I have always been bad at business. I don’t care about money, I trust people implicitly, and I entertain the most ludicrous notions about honor. I’ll fire people for laziness or incompetence, but I’ll hire my friends just because they need to pay the rent. I’ve come to be convinced that signing contracts with friends prevents making enemies, but I’ve been so turned off by the recent cult of contracts I haven’t been good at it. While I’m not willing to compromise my principles when it comes to my customers, when it comes to my company, I always have to remember this first rule of business.
Engineering is hard.
Then there’s the first rule of engineering. For the past few years my trade has been in words, but returning to war has reminded me that my advantage has always been in suffering. What perhaps makes my story interesting is that I’ve come so far, and been through so much, but learned so much from it. While I often sum up my secret as “be kind, work hard,” the implementation detail has been a tolerance for pain.
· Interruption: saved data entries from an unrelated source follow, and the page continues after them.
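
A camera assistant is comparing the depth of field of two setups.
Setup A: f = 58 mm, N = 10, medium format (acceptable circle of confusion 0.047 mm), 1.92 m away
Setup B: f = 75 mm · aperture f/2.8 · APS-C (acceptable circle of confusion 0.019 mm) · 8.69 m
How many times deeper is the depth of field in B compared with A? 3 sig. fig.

1.33

Setup A: H = 58²/(10×0.047) + 58 ≈ 7215.4 mm; DoF = Df − Dn = 2595.1 − 1523.6 ≈ 1071.5 mm.
Setup B: H = 75²/(2.8×0.019) + 75 ≈ 105808.1 mm; DoF = Df − Dn = 9460.9 − 8035.3 ≈ 1425.6 mm.
Ratio = 1425.6 / 1071.5 ≈ 1.33.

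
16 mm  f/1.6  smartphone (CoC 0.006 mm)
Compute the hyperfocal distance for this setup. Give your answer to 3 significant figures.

Hyperfocal distance H = f²/(N·c) + f = 16²/(1.6 × 0.006) + 16 = 256/0.0096 + 16 ≈ 26682.7 mm ≈ 26.7 m.

26.7 m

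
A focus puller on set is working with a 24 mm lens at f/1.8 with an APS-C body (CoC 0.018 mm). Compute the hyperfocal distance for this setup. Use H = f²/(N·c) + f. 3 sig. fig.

Hyperfocal distance H = f²/(N·c) + f = 24²/(1.8 × 0.018) + 24 = 576/0.0324 + 24 ≈ 17801.8 mm ≈ 17.8 m.

17.8 m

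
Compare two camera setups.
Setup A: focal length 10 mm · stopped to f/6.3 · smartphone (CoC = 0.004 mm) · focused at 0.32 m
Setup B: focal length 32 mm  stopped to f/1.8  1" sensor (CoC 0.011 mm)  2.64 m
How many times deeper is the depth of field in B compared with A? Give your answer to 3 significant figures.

5.31

Setup A: H = 10²/(6.3×0.004) + 10 ≈ 3978.3 mm; DoF = Df − Dn = 347.117 − 296.813 ≈ 50.304 mm.
Setup B: H = 32²/(1.8×0.011) + 32 ≈ 51749.2 mm; DoF = Df − Dn = 2780.20 − 2513.26 ≈ 266.94 mm.
Ratio = 266.94 / 50.304 ≈ 5.31.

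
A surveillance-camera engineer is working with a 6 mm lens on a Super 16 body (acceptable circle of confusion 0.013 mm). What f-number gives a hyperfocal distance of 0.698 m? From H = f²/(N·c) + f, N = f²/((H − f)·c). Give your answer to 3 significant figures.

f/4

Rearrange H = f²/(N·c) + f for N: N = f² / ((H − f)·c).
N = 6² / ((698 − 6) × 0.013) = 36 / 8.996 ≈ 4.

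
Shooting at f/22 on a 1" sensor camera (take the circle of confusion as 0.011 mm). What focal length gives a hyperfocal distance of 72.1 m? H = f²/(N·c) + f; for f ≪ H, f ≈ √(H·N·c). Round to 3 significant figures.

132 mm

From H = f²/(N·c) + f, with f ≪ H: f ≈ √(H·N·c) = √(72100 × 22 × 0.011) = √17448 ≈ 132.1 mm.
The +f correction barely moves this — solving exactly, f² + N·c·f − N·c·H = 0 ⇒ f = (−N·c + √((N·c)² + 4·N·c·H))/2 = (−0.242 + √69793)/2 ≈ 131.97 mm, so f ≈ 132 mm.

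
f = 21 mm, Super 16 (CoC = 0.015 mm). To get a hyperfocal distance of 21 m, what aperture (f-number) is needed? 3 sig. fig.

Rearrange H = f²/(N·c) + f for N: N = f² / ((H − f)·c).
N = 21² / ((21000 − 21) × 0.015) = 441 / 314.7 ≈ 1.40.

f/1.40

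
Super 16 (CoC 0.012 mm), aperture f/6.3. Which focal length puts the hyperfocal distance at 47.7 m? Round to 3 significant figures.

60.0 mm

From H = f²/(N·c) + f, with f ≪ H: f ≈ √(H·N·c) = √(47700 × 6.3 × 0.012) = √3606.1 ≈ 60.05 mm.
Exact: f² + N·c·f − N·c·H = 0 ⇒ f = (−N·c + √((N·c)² + 4·N·c·H))/2 = (−0.0756 + √14424)/2 ≈ 60.013 mm ≈ 60.0 mm.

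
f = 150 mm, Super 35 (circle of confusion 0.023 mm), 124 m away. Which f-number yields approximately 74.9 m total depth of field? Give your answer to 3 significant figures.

f/2.20

Write h = H − f = f²/(N·c). The thin-lens limits are Dn = s·h/(h + (s−f)) and Df = s·h/(h − (s−f)), so DoF = Df − Dn = 2·s·(s−f)·h / (h² − (s−f)²).
That is a quadratic in h: DoF·h² − 2·s·(s−f)·h − DoF·(s−f)² = 0 ⇒ h = (s−f)·(s + √(s² + DoF²)) / DoF = 123850 × (124000 + √(124000² + 74900²)) / 74900 = 123850 × (124000 + 144865) / 74900 ≈ 444579 mm.
Then N = f²/(c·h) = 150² / (0.023 × 444579) = 22500 / 10225 ≈ 2.20.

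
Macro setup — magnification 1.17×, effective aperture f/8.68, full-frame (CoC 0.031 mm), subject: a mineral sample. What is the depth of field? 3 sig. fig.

At magnification m, DoF ≈ 2·N_eff·c/m² = 2 × 8.68 × 0.031 / 1.17² = 0.5382 / 1.369 ≈ 0.393 mm.

0.393 mm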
The biggest shock to people trying to bring their ideas to fruition is just how much work is involved, how much blood must be shed, how much sacrifice is required.
Honesty is adversity.
It’s easy to make promises. It’s easy to make excuses. What’s hard is honesty, and it’s honesty that makes engineering hard. We all hold honesty up as a golden ideal, but we all hate honesty when it’s applied to us. It is the honesty of a life laid bare that makes death such a terrifying experience, embodied in the idea of judgment. We hate those who judge us most when they make us judge ourselves. If you want to practice honesty, and you don’t want to be an asshole, you have to learn to be selective with your heart. Honesty is not free, so you should probably be paid for it.
Art through adversity
For 2013 I have embraced process and I have embraced pain. There are many who think process negates the need for pain. When you can convince me Thomas Kinkade was the greatest painter who ever lived, I’ll believe process can produce art, but as long as I believe that Vincent van Gogh was the greatest painter who ever lived, I will believe that art requires adversity. Process can never free us from that, but it can, like a high-level framework, relieve of us the suffering we don’t need to do, to free us to suffer for the things that matter, for the state of our art, for the experience of our user.